Сашка отрывает взгляд от сцены, поворачивается к Туманову.
— Да ладно?
— Серьёзно. Можешь в волшебной говорилке проверить. Нет, я понимаю, что в твоей картине мира это не так уж и много. Но Вадик явно не «молодой артист».
— Офигеть…
Дальше Сашка смотрит молча, изредка тяжело вздыхая. И после каждого такого вздоха слышит хмыканье Туманова. Он обмахивается взятым из дома журналом, иногда ёрзает в жёстком кресле, но в целом выглядит вполне бодрым и довольным жизнью. А Сашка старательно воздерживается от комментариев, дабы не портить ему вечер. Один раз только не выдерживает, когда Горст, набрав в рот воды из бутылки, сплёвывает её. На сцену.
— Он только что плюнул на сцену, Всеволод Алексеевич. На сцену, которую Рубинский целовал, стоя на коленях.
— Заметь, ты сегодня вспоминаешь и приводишь в пример всё больше его, а не меня. Кто же для тебя идеал артиста, Сашенька?
— Идеал артиста — Рубинский. Идеал мужчины — вы. Но на сцену не плевали оба.
— Я плевал в чашку.
— Что?!
— Ну он из бутылки прихлёбывает, поэтому сплёвывает на сцену. А я из чашки и сплёвывал обратно в чашку. Смысл же не в том, чтобы попить, а в том, чтобы рот смочить. Ну и связки немножко. Но если всё глотать, в итоге описаешься. А он без антракта работает.
— Мамочка, роди меня обратно…
— И лучше годиков на сорок раньше, да, Сашенька?
— Нет. Меня устраивает нынешнее положение вещей. Вас молодого я бы убила сковородкой и села лет на десять. Ба, да он под фанеру шпарит! Вы слышите?
Туманов кивает. Ну ещё бы он не слышал и не замечал.
— Под плюс только третья песня, Саша. А концерт уже близится к финалу. Вадим перемешивает плюс и живое исполнение, обычная практика, тебе ли не знать. Твои любимые артисты, конечно же, так не делали?
— В каком возрасте?! А, да… Чёрт… Он молодильные яблоки жрёт, что ли?

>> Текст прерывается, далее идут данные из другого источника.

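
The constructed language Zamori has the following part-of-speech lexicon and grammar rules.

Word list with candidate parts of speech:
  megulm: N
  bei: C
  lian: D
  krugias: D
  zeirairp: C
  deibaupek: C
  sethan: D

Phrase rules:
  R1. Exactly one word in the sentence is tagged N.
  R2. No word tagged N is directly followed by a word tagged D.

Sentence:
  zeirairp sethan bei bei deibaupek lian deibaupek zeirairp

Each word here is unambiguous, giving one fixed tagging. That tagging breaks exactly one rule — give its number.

Fixed tagging: C D C C C D C C.
Rule check: R1 fails, R2 ok.
Only rule 1 fails.

1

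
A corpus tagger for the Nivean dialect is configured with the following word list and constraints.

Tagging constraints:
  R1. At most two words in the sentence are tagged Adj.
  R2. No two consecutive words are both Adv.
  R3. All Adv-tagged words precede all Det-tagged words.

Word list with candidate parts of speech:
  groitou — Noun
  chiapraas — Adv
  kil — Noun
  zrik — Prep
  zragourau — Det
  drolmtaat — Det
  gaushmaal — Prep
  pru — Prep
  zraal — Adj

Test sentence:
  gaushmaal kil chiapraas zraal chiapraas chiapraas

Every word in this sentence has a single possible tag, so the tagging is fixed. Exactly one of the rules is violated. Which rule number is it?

2

Fixed tagging: Prep Noun Adv Adj Adv Adv.
Rule check: R1 ok, R2 fails, R3 ok.
Only rule 2 fails.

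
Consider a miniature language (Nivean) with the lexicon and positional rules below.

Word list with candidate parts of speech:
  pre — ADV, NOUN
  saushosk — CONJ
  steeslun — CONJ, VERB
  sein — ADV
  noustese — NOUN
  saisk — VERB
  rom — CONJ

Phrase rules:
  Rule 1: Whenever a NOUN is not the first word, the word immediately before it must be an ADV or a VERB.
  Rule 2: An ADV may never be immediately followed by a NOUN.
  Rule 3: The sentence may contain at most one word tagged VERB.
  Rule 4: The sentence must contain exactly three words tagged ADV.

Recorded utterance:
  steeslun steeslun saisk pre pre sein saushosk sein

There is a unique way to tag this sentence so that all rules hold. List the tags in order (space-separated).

CONJ CONJ VERB NOUN ADV ADV CONJ ADV

Candidates per position — 1:steeslun {CONJ,VERB}; 2:steeslun {CONJ,VERB}; 3:saisk {VERB}; 4:pre {ADV,NOUN}; 5:pre {ADV,NOUN}; 6:sein {ADV}; 7:saushosk {CONJ}; 8:sein {ADV}.
At position 1, choosing VERB makes rule 3 impossible to satisfy; hence CONJ.
At position 2, choosing VERB makes rule 3 impossible to satisfy; hence CONJ.
The remaining ambiguous positions (4, 5) are resolved jointly — only one combination satisfies every rule.
The only consistent sequence is: CONJ CONJ VERB NOUN ADV ADV CONJ ADV.
Rule-by-rule: rule 1 ok; rule 2 ok; rule 3 ok; rule 4 ok.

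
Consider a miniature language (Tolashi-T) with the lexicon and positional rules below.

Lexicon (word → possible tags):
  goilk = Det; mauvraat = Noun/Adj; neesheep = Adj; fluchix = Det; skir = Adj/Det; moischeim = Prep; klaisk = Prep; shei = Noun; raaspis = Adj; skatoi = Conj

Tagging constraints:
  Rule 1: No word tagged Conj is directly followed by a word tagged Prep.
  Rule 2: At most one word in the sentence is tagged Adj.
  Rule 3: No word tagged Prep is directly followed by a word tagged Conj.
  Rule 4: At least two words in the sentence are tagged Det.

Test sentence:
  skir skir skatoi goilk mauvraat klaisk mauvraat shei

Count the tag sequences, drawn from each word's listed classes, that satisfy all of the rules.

5

Candidates per position — 1:skir {Adj,Det}; 2:skir {Adj,Det}; 3:skatoi {Conj}; 4:goilk {Det}; 5:mauvraat {Noun,Adj}; 6:klaisk {Prep}; 7:mauvraat {Noun,Adj}; 8:shei {Noun}.
There are 16 candidate sequences in total.
The sequences that satisfy every rule: Adj Det Conj Det Noun Prep Noun Noun; Det Adj Conj Det Noun Prep Noun Noun; Det Det Conj Det Noun Prep Noun Noun; Det Det Conj Det Noun Prep Adj Noun; Det Det Conj Det Adj Prep Noun Noun.
Count = 5.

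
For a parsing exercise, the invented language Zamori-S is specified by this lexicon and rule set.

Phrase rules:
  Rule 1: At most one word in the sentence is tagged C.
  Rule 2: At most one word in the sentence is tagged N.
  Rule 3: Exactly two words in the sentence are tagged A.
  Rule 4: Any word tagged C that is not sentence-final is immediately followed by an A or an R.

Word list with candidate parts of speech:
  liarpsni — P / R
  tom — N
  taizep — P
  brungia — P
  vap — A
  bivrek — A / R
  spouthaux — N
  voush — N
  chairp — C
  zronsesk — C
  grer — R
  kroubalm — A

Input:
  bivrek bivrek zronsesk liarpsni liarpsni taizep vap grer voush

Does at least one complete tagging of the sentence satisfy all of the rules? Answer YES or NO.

YES

Candidates per position — 1:bivrek {A,R}; 2:bivrek {A,R}; 3:zronsesk {C}; 4:liarpsni {P,R}; 5:liarpsni {P,R}; 6:taizep {P}; 7:vap {A}; 8:grer {R}; 9:voush {N}.
One satisfying assignment: R A C R R P A R N.
Checking: rule 1 satisfied; rule 2 satisfied; rule 3 satisfied; rule 4 satisfied.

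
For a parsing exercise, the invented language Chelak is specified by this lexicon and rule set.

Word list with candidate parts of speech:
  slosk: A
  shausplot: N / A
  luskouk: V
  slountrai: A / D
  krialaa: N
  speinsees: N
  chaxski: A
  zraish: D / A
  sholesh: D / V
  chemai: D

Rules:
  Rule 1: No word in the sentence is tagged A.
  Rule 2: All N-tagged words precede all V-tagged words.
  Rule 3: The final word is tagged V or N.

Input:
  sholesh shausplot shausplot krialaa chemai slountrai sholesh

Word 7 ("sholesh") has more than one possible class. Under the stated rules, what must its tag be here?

V

Candidates per position — 1:sholesh {D,V}; 2:shausplot {N,A}; 3:shausplot {N,A}; 4:krialaa {N}; 5:chemai {D}; 6:slountrai {A,D}; 7:sholesh {D,V}.
Position 1: tagging it V would leave rule 2 unsatisfiable, so it must be D.
Position 2: tagging it A would leave rule 1 unsatisfiable, so it must be N.
Position 3: tagging it A would leave rule 1 unsatisfiable, so it must be N.
Position 6: tagging it A would leave rule 1 unsatisfiable, so it must be D.
Position 7: tagging it D would leave rule 3 unsatisfiable, so it must be V.
So the tagging must be: D N N N D D V.
Check: rule 1 holds; rule 2 holds; rule 3 holds.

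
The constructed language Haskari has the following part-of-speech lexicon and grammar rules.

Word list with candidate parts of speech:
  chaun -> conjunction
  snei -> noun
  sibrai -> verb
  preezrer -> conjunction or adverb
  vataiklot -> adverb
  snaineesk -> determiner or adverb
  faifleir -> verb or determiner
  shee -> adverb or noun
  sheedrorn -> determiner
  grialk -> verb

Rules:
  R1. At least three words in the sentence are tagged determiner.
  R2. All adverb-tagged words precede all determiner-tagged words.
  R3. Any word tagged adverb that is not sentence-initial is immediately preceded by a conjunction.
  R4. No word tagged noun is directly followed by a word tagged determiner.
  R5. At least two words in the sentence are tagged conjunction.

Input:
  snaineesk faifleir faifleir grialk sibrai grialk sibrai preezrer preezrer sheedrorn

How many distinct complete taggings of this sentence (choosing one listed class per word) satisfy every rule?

Candidates per position — 1:snaineesk {determiner,adverb}; 2:faifleir {verb,determiner}; 3:faifleir {verb,determiner}; 4:grialk {verb}; 5:sibrai {verb}; 6:grialk {verb}; 7:sibrai {verb}; 8:preezrer {conjunction,adverb}; 9:preezrer {conjunction,adverb}; 10:sheedrorn {determiner}.
There are 32 candidate sequences in total.
The sequences that satisfy every rule: determiner verb determiner verb verb verb verb conjunction conjunction determiner; determiner determiner verb verb verb verb verb conjunction conjunction determiner; determiner determiner determiner verb verb verb verb conjunction conjunction determiner; adverb determiner determiner verb verb verb verb conjunction conjunction determiner.
Count = 4.

4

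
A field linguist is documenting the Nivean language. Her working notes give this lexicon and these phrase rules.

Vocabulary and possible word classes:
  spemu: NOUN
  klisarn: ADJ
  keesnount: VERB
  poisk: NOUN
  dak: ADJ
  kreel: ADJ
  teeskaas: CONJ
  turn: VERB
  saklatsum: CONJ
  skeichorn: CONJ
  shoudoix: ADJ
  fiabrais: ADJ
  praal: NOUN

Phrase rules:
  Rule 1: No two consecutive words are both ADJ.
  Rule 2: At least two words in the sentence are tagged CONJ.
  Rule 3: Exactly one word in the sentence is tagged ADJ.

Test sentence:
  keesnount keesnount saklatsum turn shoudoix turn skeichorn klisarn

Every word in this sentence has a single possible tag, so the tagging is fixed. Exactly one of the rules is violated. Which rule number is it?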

— Мы просто далеко сидим. Сейчас допоёт финальную песню, пойдём за кулисы, рассмотришь его хорошенько.
— А мы пойдём за кулисы?
— А ты не хочешь?
Сашка пожимает плечами. Вообще-то нет, знакомиться с Горстом ей совсем не хочется. С другой стороны, общаться же будет Всеволод Алексеевич, а она рядом постоит, за широкой спиной. И ему, наверное, интересно с коллегами повидаться.
— Ну пойдёмте. А зачем мы билеты покупали, если вы знакомы?
— Из цеховой солидарности. Ну и чтобы не сидеть на приставных стульях. Пошли.
Всеволод Алексеевич поднимается с места раньше, чем заканчивается последняя песня, и ведёт её куда-то в сторону от центрального прохода, в маленькую дверь, которую Сашка поначалу и не заметила. Уверенно так ведёт. Сашка до сих пор не может привыкнуть, что он ориентируется в разных городах, аэропортах и концертных залах как у себя дома.
Их, разумеется, пускают в полутёмное закулисье, куда через пару минут вваливается Горст — мокрый и… голый. До пояса. То есть мало того, что он к середине концерта пиджак снял, он на последних аккордах ещё и рубашку стянул? На груди огромный крест, как будто с купола местной часовни умыкнул. Грудь волосатая, потная. Фу, гадость какая. То ли дело её сокровище, всегда чистенькое, ухоженное, и без растительности орангутанга.
— О-о-о, какие люди! Всеволод Алексеевич! Сколько лет!
И это мокрое волосатое кидается обнимать Туманова. И целовать ещё. Господи. Сашка даже шаг назад делает.
— Вадик, какой ты молодец! Отличный концерт. Как ты работаешь с залом!